Ивану всё-таки повезло. Когда солдат делили по подразделениям, он смог оказаться в одной части со своим родным братом Харлампием. Встретившись почти случайно в колонне солдат, марширующих к линии фронта, братья счастливо обнялись, и долгое время шагали рядом, боясь потерять друг друга из виду. Оба попали в пехоту, и долго упрашивали молоденького усатого офицерика, занимающегося распределением солдат, чтобы он направил их служить вместе. Офицерик, в силу врождённой интеллигентности и начитанности, посчитал, что подобный поступок будет говорить о его чести, и поэтому наконец согласился. Братьям выдали винтовки, военную форму, и провели в части несколько воспитательных бесед, призванных повысить боевой дух новобранцев.
За этим последовало два месяца тренировок в учебной части. Деревенские мужики, ни разу в жизни не державшие винтовок в руках, бегали с ними по полю, неловко, как бы извиняясь, тыкая штыками в соломенные чучела, разбросанные там и тут на столбах. Отдельно проводились учения, посвящённые искусству окапывания и фортификации. Лопату держать в руках умели многие, но, выкапывая в земле узкие ямки окопов, каждому приходила в голову только одна ассоциация: что роют они себе могилу, а не окоп. Долго продолжать курс обучения Россия не могла себе позволить, поэтому после одного-единственного урока по стрельбе, в ходе которого половина солдат вообще в мишень не попала, и все как один оглохли от выстрелов, эту горе-армию отправили на линию фронта, пополнять действующие войска.

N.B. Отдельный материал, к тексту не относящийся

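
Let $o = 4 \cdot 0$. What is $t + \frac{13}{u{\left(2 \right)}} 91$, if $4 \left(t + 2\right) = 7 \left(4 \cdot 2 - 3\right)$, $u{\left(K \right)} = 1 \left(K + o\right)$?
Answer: $\frac{2393}{4} \approx 598.25$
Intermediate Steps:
$o = 0$
$u{\left(K \right)} = K$ ($u{\left(K \right)} = 1 \left(K + 0\right) = 1 K = K$)
$t = \frac{27}{4}$ ($t = -2 + \frac{7 \left(4 \cdot 2 - 3\right)}{4} = -2 + \frac{7 \left(8 - 3\right)}{4} = -2 + \frac{7 \cdot 5}{4} = -2 + \frac{1}{4} \cdot 35 = -2 + \frac{35}{4} = \frac{27}{4} \approx 6.75$)
$t + \frac{13}{u{\left(2 \right)}} 91 = \frac{27}{4} + \frac{13}{2} \cdot 91 = \frac{27}{4} + \frac{1183}{2} = \frac{2393}{4}$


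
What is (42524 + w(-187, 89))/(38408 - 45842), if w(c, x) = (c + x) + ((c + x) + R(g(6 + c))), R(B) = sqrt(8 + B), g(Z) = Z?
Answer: -21164/3717 - I*sqrt(173)/7434 ≈ -5.6938 - 0.0017693*I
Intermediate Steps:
w(c, x) = sqrt(14 + c) + 2*c + 2*x (w(c, x) = (c + x) + ((c + x) + sqrt(8 + (6 + c))) = (c + x) + ((c + x) + sqrt(14 + c)) = (c + x) + (c + x + sqrt(14 + c)) = sqrt(14 + c) + 2*c + 2*x)
(42524 + w(-187, 89))/(38408 - 45842) = (42524 + (sqrt(14 - 187) + 2*(-187) + 2*89))/(38408 - 45842) = (42524 + (sqrt(-173) - 374 + 178))/(-7434) = (42524 + (I*sqrt(173) - 374 + 178))*(-1/7434) = (42524 + (-196 + I*sqrt(173)))*(-1/7434) = (42328 + I*sqrt(173))*(-1/7434) = -21164/3717 - I*sqrt(173)/7434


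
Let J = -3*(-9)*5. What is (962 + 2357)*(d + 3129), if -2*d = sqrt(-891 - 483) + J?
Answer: 20322237/2 - 3319*I*sqrt(1374)/2 ≈ 1.0161e+7 - 61514.0*I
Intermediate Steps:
J = 135 (J = 27*5 = 135)
d = -135/2 - I*sqrt(1374)/2 (d = -(sqrt(-891 - 483) + 135)/2 = -(sqrt(-1374) + 135)/2 = -(I*sqrt(1374) + 135)/2 = -(135 + I*sqrt(1374))/2 = -135/2 - I*sqrt(1374)/2 ≈ -67.5 - 18.534*I)
(962 + 2357)*(d + 3129) = (962 + 2357)*((-135/2 - I*sqrt(1374)/2) + 3129) = 3319*(6123/2 - I*sqrt(1374)/2) = 20322237/2 - 3319*I*sqrt(1374)/2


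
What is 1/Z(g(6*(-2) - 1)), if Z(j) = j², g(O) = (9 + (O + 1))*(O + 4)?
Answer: 1/729 ≈ 0.0013717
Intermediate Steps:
g(O) = (4 + O)*(10 + O) (g(O) = (9 + (1 + O))*(4 + O) = (10 + O)*(4 + O) = (4 + O)*(10 + O))
1/Z(g(6*(-2) - 1)) = 1/((40 + (6*(-2) - 1)² + 14*(6*(-2) - 1))²) = 1/((40 + (-12 - 1)² + 14*(-12 - 1))²) = 1/((40 + (-13)² + 14*(-13))²) = 1/((40 + 169 - 182)²) = 1/(27²) = 1/729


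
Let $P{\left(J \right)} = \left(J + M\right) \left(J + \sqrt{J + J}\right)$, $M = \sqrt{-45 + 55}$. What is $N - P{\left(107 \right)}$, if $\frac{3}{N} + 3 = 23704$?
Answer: $- \frac{271352746}{23701} - 107 \sqrt{10} - 107 \sqrt{214} - 2 \sqrt{535} \approx -13399.0$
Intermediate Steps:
$M = \sqrt{10} \approx 3.1623$
$P{\left(J \right)} = \left(J + \sqrt{10}\right) \left(J + \sqrt{2} \sqrt{J}\right)$ ($P{\left(J \right)} = \left(J + \sqrt{10}\right) \left(J + \sqrt{J + J}\right) = \left(J + \sqrt{10}\right) \left(J + \sqrt{2 J}\right) = \left(J + \sqrt{10}\right) \left(J + \sqrt{2} \sqrt{J}\right)$)
$N = \frac{3}{23701}$ ($N = \frac{3}{-3 + 23704} = \frac{3}{23701} \approx 0.00012658$)
$N - P{\left(107 \right)} = \frac{3}{23701} - \left(107^{2} + 107 \sqrt{10} + \sqrt{2} \cdot 107^{\frac{3}{2}} + 2 \sqrt{5} \sqrt{107}\right) = \frac{3}{23701} - \left(11449 + 107 \sqrt{10} + \sqrt{2} \cdot 107 \sqrt{107} + 2 \sqrt{535}\right) = \frac{3}{23701} - \left(11449 + 107 \sqrt{10} + 107 \sqrt{214} + 2 \sqrt{535}\right) = \frac{3}{23701} - \left(11449 + 2 \sqrt{535} + 107 \sqrt{10} + 107 \sqrt{214}\right) = - \frac{271352746}{23701} - 107 \sqrt{10} - 107 \sqrt{214} - 2 \sqrt{535}$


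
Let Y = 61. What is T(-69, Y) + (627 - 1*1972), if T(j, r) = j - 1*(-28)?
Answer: -1386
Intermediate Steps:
T(j, r) = 28 + j (T(j, r) = j + 28 = 28 + j)
T(-69, Y) + (627 - 1*1972) = (28 - 69) + (627 - 1*1972) = -41 + (627 - 1972) = -41 - 1345 = -1386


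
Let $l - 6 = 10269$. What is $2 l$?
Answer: $20550$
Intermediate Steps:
$l = 10275$ ($l = 6 + 10269 = 10275$)
$2 l = 2 \cdot 10275 = 20550$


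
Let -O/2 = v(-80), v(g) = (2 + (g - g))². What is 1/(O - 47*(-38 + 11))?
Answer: 1/1261 ≈ 0.00079302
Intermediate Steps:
v(g) = 4 (v(g) = (2 + 0)² = 2² = 4)
O = -8 (O = -2*4 = -8)
1/(O - 47*(-38 + 11)) = 1/(-8 - 47*(-38 + 11)) = 1/(-8 - 47*(-27)) = 1/(-8 + 1269) = 1/1261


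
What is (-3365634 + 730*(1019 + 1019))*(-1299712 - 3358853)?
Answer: 8748291262110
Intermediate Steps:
(-3365634 + 730*(1019 + 1019))*(-1299712 - 3358853) = (-3365634 + 730*2038)*(-4658565) = (-3365634 + 1487740)*(-4658565) = -1877894*(-4658565) = 8748291262110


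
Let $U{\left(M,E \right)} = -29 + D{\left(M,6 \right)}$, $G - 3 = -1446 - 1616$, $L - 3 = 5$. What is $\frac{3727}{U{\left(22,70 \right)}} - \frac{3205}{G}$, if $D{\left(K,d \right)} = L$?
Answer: $- \frac{1619084}{9177} \approx -176.43$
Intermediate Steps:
$L = 8$ ($L = 3 + 5 = 8$)
$G = -3059$ ($G = 3 - 3062 = -3059$)
$D{\left(K,d \right)} = 8$
$U{\left(M,E \right)} = -21$ ($U{\left(M,E \right)} = -29 + 8 = -21$)
$\frac{3727}{U{\left(22,70 \right)}} - \frac{3205}{G} = \frac{3727}{-21} - \frac{3205}{-3059} = 3727 \left(- \frac{1}{21}\right) - - \frac{3205}{3059} = - \frac{3727}{21} + \frac{3205}{3059} = - \frac{1619084}{9177}$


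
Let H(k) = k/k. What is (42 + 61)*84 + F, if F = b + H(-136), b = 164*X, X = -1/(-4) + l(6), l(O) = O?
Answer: 9678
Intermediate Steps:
H(k) = 1
X = 25/4 (X = -1/(-4) + 6 = -1*(-¼) + 6 = ¼ + 6 = 25/4 ≈ 6.2500)
b = 1025 (b = 164*(25/4) = 1025)
F = 1026 (F = 1025 + 1 = 1026)
(42 + 61)*84 + F = (42 + 61)*84 + 1026 = 103*84 + 1026 = 8652 + 1026 = 9678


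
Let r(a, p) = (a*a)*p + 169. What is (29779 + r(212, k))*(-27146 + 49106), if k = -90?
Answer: -88169663520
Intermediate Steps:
r(a, p) = 169 + p*a² (r(a, p) = a²*p + 169 = p*a² + 169 = 169 + p*a²)
(29779 + r(212, k))*(-27146 + 49106) = (29779 + (169 - 90*212²))*(-27146 + 49106) = (29779 + (169 - 90*44944))*21960 = (29779 + (169 - 4044960))*21960 = (29779 - 4044791)*21960 = -4015012*21960 = -88169663520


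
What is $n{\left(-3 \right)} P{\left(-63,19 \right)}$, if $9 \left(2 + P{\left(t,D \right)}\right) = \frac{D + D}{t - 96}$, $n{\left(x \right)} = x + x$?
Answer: $\frac{5800}{477} \approx 12.159$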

Гулкий грохот канонады стал слышен примерно за день до того, как колонна, в которой маршировали Иван и Харлампий, дошла до части, к которой их приписали. Далёкие разрывы заставляли ёжиться от неприятных ощущений, что совсем не способствовало поднятию боевого духа. В первые дни декабря снега тут практически не было, только грязь сверху успела покрыться тонкой корочкой обманчивого льда. Наступишь на такую, казалось бы, прочную корку, а она разъезжается у тебя под ногами, скользит, норовя кинуть тебя в обнажившуюся коричневую грязь. К сапогам постоянно налипали огромные куски земли, и солдаты с трудом отрывали ноги от раскисшей дороги.
До этого никто из новобранцев в сапогах не ходил. Практически все были из деревни, где сапоги считались предметом если не роскоши, то щегольства. Естественно, что у всех и каждого через пару часов хода на ногах стали образовываться огромные кровавые мозоли, и вся колонна новоявленных бравых российских солдат непрерывно стонала от боли, стараясь передвигаться как можно тише. Доктор, приписанный к части, озабоченно бегал вдоль колонны и отчётливо понимал, что ничем помочь не может, так как у него уже нет столько бинтов и столько мази.
То ли Россия, находившаяся в затяжном экономическом кризисе, не могла позволить себе тратить большие средства на содержание армии, то ли эти самые средства разворовали кто только мог, но обмундирование пехоты очень быстро пришло в негодность. За два месяца тренировок и учёбы у многих солдат протёрлась до дыр изготовленная из некачественной материи форма, сапоги, стачанные из дешёвой кожи, начали рваться и разъезжаться чуть ли не в первые дни службы. Если бы кто-нибудь в этот момент увидел российскую армию, постанывающую, оборванную, медленно марширующую к линии фронта, он бы уже тогда, за несколько лет до выхода России из войны, понял бы, что Россия обречена.
Командир полка, к которому были приписаны Иван и Харлампий, оказался этаким боровом в хорошем смысле слова. Он был невысок, очень широк, не упитан, но кряжист. Как не странно, он не носил модные в то время длинные усы, а был чисто, до синевы, выбрит. Сбоку на портупее у него болталась шашка, которая при таких внушительных габаритах хозяина казалась тоненькой спичкой, и постоянно хлопала его по ногам при ходьбе. Командир встал перед солдатами, выстроенными в две шеренги, и попытался заложить руки за спину. После двух бесполезных попыток, он сложил их на животе и, обведя строй слева направо взглядом, рявкнул:
- Здравия желаю, господа бойцы!
- Здравия желаем, вашблагородие-е-е-е! - ответил нестройный хор голосов. Командир поморщился.
- Меня зовут Андрей Васильевич, я ваш командующий полком. Вопросы есть?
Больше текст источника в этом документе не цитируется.